My recipe made 15 beautiful string cheese sticks, each around 1 oz. The recipe mentioned that a gallon of milk should make about a pound, so I am happy with this result.

I gotta say – I am thrilled with the stringy goodness that I created today! My only critique is that I would definitely salt it earlier. This batch is a little bland, but definitely edible.

A couple of things I forgot to mention:

  • When making cheese, please use good hygiene. All tools and hands should be extremely clean. It would be so sad if all your efforts resulted in bad bacteria contamination and your hard-earned cheese went bad before its time!
  • The recipe above is directly taken from the instructions for homemade mozzarella in Ricki’s Cheesemaking Kit. Please support her and her efforts to get everyone making cheese at home!
  • I am storing my string cheese in a plastic zip bag in the fridge for now.
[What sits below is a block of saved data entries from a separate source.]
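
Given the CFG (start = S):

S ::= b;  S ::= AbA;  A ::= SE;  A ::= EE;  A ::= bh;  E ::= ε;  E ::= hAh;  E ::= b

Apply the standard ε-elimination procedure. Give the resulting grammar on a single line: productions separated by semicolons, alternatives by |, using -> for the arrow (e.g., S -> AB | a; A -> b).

Nullable set: {A, E}.
S -> AbA: A, A nullable, giving Ab | AbA | b | bA.
A -> EE: E, E nullable, giving E | EE.
A -> SE: E nullable, giving S | SE.
Drop E -> ε.
E -> hAh: A nullable, giving hAh | hh.
Unchanged (no nullable symbols): S -> b; A -> bh; E -> b.

S -> b | Ab | bA | AbA; A -> E | S | EE | SE | bh; E -> b | hh | hAh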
I am not sure if we can down nearly a pound of string cheese in a few days, but if all else fails, we DO have Super Bowl coming up this weekend… do I smell homemade fried mozzarella sticks, anyone?
  • I am going to try making bocconcini next time, and marinate them in olive oil and spices for future cheese plates.
  • It is clear that I have far too little milk now that I know how to make cheese!
  • Thanks for letting me give a shout-out to a great jam band from my native Colorado – THE String Cheese Incident rocks, by the way.